Я отложила свои дела, которые вообще-то очень плохо двигались, и села за этот сборник. Это было несколько месяцев очень глубокого общения с Наташей, теперь могу сказать, что я с ней действительно простилась, потому что мне пришлось пройти с ней вместе весь ее путь, узнать множество подробностей, которые были мне неизвестны, и еще раз перечитать ее стихи, и встретиться и пообщаться с многими людьми, которых не видела полжизни…

Это был последний Наташин подарок мне – возможность написать эту книгу.

 

– Некоторые из ваших последних книг и книжных проектов отчетливо тяготеют к жанру нон-фикшн. Это действительно тенденция в вашем творческом развитии или документальная основа у ваших текстов была всегда?

– Каждый текст – ответ на определенный вызов жизни, будь то стихотворение, которое я никогда не напечатаю, рассказ или роман. Каждый раз это происходит по-разному. Книгу «Человек попал в больницу» я написала после смерти доброго друга, ученого и священника Георгия Чистякова. Мои подруги, работавшие с ним в детской клинической больнице в группе милосердия, организованной отцом Александром Менем незадолго до его смерти, более двадцати лет тому назад, пришли и принесли огромный ворох материалов, с которым не могли совладать. Признаться, и мне это было не просто. И материал такой, что и сама над ним слезы проливала.

Сборник «Детство 45-53. А завтра будет счастье» – предложение издательское, но я на него отозвалась, потому что сочла такой сборник очень нужным для осмысления истории. И тут новое обстоятельство – смерть Наташи Горбаневской. И я свою кровную, давно уже начатую работу все отодвигаю и отодвигаю. И вот думаю, как всегда, или я вытяну этот огромный, по моим масштабам, роман, или не успею, что тоже не страшно. Зато я обеспечу себе очень интересную старость.

А эти книги «нон-фикшн» не шли в разрез ни с моими чувствами, ни с моими мыслями.
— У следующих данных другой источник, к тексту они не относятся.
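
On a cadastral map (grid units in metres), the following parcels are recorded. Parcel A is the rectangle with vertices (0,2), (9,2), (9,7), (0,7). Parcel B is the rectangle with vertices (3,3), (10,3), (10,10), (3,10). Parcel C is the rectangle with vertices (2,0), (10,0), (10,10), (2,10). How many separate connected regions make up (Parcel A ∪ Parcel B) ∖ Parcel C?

1

(Parcel A ∪ Parcel B) ∖ Parcel C is a single connected region.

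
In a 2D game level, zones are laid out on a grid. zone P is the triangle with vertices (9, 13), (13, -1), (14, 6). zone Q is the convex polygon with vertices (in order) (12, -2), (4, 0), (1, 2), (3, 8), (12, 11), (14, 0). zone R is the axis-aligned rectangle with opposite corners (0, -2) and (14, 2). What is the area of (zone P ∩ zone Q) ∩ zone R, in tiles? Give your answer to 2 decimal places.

The region (zone P ∩ zone Q) ∩ zone R is the polygon with vertices (13,-1), (12.143,2), (13.429,2).
By the shoelace formula its area is 1.93.

1.93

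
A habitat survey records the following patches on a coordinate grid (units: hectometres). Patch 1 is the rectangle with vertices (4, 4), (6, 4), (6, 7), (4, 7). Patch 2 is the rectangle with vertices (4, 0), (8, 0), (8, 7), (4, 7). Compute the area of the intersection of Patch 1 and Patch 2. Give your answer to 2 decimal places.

6.00

|Patch 1∩Patch 2|: x∈[4,6], y∈[4,7] → 2·3 = 6.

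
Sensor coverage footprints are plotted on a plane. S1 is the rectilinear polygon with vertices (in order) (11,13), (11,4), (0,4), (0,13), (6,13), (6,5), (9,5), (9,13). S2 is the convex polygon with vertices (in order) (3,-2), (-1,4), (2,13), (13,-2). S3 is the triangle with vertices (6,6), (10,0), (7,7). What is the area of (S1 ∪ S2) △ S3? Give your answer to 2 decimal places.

133.65

|S1 ∪ S2| = 137.6758.
|(S1 ∪ S2) ∩ S3| = 4.5132.
|(S1 ∪ S2) △ S3| = 137.6758 + 5 − 9.0264 = 133.65.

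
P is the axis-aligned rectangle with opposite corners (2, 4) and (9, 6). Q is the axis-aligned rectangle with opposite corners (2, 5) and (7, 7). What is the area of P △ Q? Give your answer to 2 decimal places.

14.00

|P∩Q|: x∈[2,7], y∈[5,6] → 5·1 = 5.
|P △ Q| = |P| + |Q| − 2·|P∩Q| = 14 + 10 − 10 = 14.00.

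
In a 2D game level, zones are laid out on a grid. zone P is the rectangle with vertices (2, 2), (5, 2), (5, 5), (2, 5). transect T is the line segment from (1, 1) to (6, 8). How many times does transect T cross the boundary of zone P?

2

The segment meets the boundary at (3.857,5), (2,2.4).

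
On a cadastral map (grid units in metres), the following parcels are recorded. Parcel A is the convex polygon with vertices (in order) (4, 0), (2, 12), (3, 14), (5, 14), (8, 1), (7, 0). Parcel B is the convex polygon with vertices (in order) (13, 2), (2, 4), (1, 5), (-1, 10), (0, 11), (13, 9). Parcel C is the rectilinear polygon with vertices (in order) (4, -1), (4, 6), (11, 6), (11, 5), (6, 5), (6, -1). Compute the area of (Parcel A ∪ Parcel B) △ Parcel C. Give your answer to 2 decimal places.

97.46

|Parcel A ∪ Parcel B| = 112.4571.
|(Parcel A ∪ Parcel B) ∩ Parcel C| = 17.
|(Parcel A ∪ Parcel B) △ Parcel C| = 112.4571 + 19 − 34 = 97.46.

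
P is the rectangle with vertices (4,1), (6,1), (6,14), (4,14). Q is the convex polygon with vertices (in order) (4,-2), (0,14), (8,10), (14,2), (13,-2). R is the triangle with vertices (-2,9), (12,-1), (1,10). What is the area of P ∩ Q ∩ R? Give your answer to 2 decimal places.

The intersection is the polygon with vertices (4,7), (6,5), (6,3.286), (4,4.714).
By the shoelace formula its area is 4.00.

4.00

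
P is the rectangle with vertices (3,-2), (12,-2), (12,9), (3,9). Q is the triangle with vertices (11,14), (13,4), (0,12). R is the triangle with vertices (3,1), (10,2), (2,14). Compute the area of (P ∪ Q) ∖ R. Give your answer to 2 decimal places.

99.54

|P ∪ Q| = 140.3798.
|(P ∪ Q) ∩ R| = 40.8408.
|(P ∪ Q) ∖ R| = 140.3798 − 40.8408 = 99.54.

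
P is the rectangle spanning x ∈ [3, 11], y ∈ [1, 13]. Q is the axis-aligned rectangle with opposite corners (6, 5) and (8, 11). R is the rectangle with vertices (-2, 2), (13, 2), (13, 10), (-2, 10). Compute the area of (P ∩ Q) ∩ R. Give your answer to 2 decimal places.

The region (P ∩ Q) ∩ R is the polygon with vertices (6,10), (8,10), (8,5), (6,5).
By the shoelace formula its area is 10.00.

10.00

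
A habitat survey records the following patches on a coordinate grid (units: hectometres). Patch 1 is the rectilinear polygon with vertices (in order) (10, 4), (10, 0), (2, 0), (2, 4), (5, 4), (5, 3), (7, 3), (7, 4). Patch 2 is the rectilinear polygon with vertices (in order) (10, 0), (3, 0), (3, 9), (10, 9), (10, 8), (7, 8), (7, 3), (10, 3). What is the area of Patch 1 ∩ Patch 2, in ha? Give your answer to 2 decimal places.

23.00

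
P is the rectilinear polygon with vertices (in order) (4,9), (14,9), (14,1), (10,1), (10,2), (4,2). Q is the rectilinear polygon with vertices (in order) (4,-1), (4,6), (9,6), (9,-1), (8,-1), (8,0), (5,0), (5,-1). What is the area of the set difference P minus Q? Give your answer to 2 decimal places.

|P| = 74, |P∩Q| = 20.
|P ∖ Q| = |P| − |P∩Q| = 74 − 20 = 54.00.

54.00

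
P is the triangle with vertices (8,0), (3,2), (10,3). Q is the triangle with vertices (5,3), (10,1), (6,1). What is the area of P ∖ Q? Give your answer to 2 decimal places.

|P| = 9.5, |P∩Q| = 3.3684.
|P ∖ Q| = |P| − |P∩Q| = 9.5 − 3.3684 = 6.13.

6.13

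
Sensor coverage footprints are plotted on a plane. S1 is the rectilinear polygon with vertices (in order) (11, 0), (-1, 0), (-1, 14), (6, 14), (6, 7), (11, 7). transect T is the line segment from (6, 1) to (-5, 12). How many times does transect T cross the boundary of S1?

1

The segment meets the boundary at (-1,8).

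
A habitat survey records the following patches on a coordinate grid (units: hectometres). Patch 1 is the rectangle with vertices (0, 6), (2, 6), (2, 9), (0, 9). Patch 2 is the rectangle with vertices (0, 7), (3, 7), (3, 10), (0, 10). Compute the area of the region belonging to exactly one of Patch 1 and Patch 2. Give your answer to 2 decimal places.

|Patch 1∩Patch 2|: x∈[0,2], y∈[7,9] → 2·2 = 4.
|Patch 1 △ Patch 2| = |Patch 1| + |Patch 2| − 2·|Patch 1∩Patch 2| = 6 + 9 − 8 = 7.00.

7.00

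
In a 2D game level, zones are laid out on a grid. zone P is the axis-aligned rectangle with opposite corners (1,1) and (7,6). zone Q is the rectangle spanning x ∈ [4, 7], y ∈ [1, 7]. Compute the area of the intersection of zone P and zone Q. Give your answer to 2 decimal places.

15.00

|zone P∩zone Q|: x∈[4,7], y∈[1,6] → 3·5 = 15.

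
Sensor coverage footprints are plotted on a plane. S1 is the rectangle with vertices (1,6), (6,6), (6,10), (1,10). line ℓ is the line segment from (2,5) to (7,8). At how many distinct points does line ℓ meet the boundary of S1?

The segment meets the boundary at (6,7.4), (3.667,6).

2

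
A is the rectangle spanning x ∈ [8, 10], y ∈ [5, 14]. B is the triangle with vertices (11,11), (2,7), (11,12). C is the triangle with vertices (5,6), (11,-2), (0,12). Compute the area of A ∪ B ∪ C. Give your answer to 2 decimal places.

22.92

By inclusion–exclusion:
Individual areas: |A| = 18, |B| = 4.5, |C| = 2.
|A∩B| = 1.5556.
|A∩C| = 0.
|B∩C| = 0.0235.
|A∩B∩C| = 0.
|A ∪ B ∪ C| = 24.5 − 1.579 + 0 = 22.92.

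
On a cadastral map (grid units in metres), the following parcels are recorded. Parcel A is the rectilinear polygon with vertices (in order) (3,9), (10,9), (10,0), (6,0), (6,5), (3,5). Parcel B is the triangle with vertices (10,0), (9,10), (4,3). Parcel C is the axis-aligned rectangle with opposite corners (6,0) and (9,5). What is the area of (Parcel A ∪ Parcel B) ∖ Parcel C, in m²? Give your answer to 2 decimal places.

36.98

|Parcel A ∪ Parcel B| = 51.9786.
|(Parcel A ∪ Parcel B) ∩ Parcel C| = 15.
|(Parcel A ∪ Parcel B) ∖ Parcel C| = 51.9786 − 15 = 36.98.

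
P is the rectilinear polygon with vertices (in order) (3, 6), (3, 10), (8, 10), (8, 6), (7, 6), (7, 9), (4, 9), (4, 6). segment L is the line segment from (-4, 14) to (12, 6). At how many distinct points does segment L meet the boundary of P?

4

The segment meets the boundary at (6,9), (4,10), (8,8), (7,8.5).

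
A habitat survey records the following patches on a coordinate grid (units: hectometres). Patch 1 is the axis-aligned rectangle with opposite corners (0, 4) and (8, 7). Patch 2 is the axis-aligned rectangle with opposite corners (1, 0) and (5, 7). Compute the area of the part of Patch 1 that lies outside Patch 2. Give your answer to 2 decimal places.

|Patch 1∩Patch 2|: x∈[1,5], y∈[4,7] → 4·3 = 12.
|Patch 1| = 24.
|Patch 1 ∖ Patch 2| = |Patch 1| − |Patch 1∩Patch 2| = 24 − 12 = 12.00.

12.00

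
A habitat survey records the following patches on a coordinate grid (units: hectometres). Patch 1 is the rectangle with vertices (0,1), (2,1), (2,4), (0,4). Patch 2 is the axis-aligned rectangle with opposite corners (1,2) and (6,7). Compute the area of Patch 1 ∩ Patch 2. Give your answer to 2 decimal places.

|Patch 1∩Patch 2|: x∈[1,2], y∈[2,4] → 1·2 = 2.

2.00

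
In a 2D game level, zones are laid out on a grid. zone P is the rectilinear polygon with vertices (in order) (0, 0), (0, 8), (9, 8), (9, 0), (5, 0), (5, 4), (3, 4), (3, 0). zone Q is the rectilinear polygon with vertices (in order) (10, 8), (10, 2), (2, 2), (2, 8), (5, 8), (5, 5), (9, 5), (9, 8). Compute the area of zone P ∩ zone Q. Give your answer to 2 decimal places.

26.00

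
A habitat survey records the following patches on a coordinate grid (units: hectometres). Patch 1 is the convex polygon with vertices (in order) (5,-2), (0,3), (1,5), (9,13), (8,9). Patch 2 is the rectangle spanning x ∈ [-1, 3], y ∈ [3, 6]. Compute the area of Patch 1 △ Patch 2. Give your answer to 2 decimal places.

|Patch 1| = 52, |Patch 2| = 12, |Patch 1∩Patch 2| = 6.5.
|Patch 1 △ Patch 2| = |Patch 1| + |Patch 2| − 2·|Patch 1∩Patch 2| = 52 + 12 − 13 = 51.00.

51.00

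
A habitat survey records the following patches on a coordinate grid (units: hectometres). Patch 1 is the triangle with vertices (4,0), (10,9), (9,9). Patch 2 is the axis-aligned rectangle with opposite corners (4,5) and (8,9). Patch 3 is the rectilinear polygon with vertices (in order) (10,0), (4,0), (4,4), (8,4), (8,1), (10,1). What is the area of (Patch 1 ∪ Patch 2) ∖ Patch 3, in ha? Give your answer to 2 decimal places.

18.60

|Patch 1 ∪ Patch 2| = 19.4889.
|(Patch 1 ∪ Patch 2) ∩ Patch 3| = 0.8889.
|(Patch 1 ∪ Patch 2) ∖ Patch 3| = 19.4889 − 0.8889 = 18.60.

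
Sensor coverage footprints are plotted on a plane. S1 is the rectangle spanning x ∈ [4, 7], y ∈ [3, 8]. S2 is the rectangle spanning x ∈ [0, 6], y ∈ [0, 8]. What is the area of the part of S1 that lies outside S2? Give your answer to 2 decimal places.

5.00

|S1∩S2|: x∈[4,6], y∈[3,8] → 2·5 = 10.
|S1| = 15.
|S1 ∖ S2| = |S1| − |S1∩S2| = 15 − 10 = 5.00.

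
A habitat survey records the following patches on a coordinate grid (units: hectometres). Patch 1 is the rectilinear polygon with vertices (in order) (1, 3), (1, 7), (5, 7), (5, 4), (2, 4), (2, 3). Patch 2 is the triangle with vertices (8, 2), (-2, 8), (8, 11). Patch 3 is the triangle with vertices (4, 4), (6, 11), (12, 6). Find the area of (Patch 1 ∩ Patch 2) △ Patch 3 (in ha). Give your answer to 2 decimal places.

30.94

|Patch 1 ∩ Patch 2| = 7.9667.
|(Patch 1 ∩ Patch 2) ∩ Patch 3| = 1.5147.
|(Patch 1 ∩ Patch 2) △ Patch 3| = 7.9667 + 26 − 3.0294 = 30.94.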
Но этого требовали от меня жизненные обстоятельства, человеческие связи, дружбы… Я ведь счастливчик – никогда в жизни не делала того, чего не хотела…

 

– Почему это так важно — писать большой, или, как вы сами определили, «огромный» роман? В России так принято?

Думаю, что жанр определяет вопрос. Я бы рада написать веселый и едкий стих, как это делает Дмитрий Быков, когда отвечает на наши ежедневные вопросы политической жизни. Но вопрос, который передо мной сейчас стоит, требует не игры на грани жонглирования, а долгого и медленного размышления, большого и трудного чтения, и ни очерком, ни рассказом, этого не поднять. Вот я и начала это большое приключение, не будучи уверенной, что смогу добраться до финала. Но поскольку само это приключение на этот раз меня интересует больше, чем конченый результат, я и влезла в этот роман, относительно которого вовсе не уверена, что смогу и успею его закончить. Что же касается того, принято ли это (писать большие романы) в России, – да, принято. И на Западе принято. Вот, какой огромный и содержательный роман написал Джонатан Литтелл – я имею в виду роман «Благоволительницы». Обычно у таких романов читателей не очень много, но Литтеллу повезло, его роман стал известным, модным, принес ему несколько премий и много денег. Но он человек молодой, для него это важно. А меня, честно говоря, успех не особо занимает. Мне важна моя попытка высказаться по теме, которая представляется мне важной, и я буду вам чрезвычайно благодарна, если в следующем вопросе вы не спросите меня, какая же это тема.

 

– У меня была мысль спросить о ваших творческих планах. Но, как лауреата Европейской премии, спрошу об актуальных спорах о месте России. Является ли она частью Европы или у нас во всем «особенная стать»?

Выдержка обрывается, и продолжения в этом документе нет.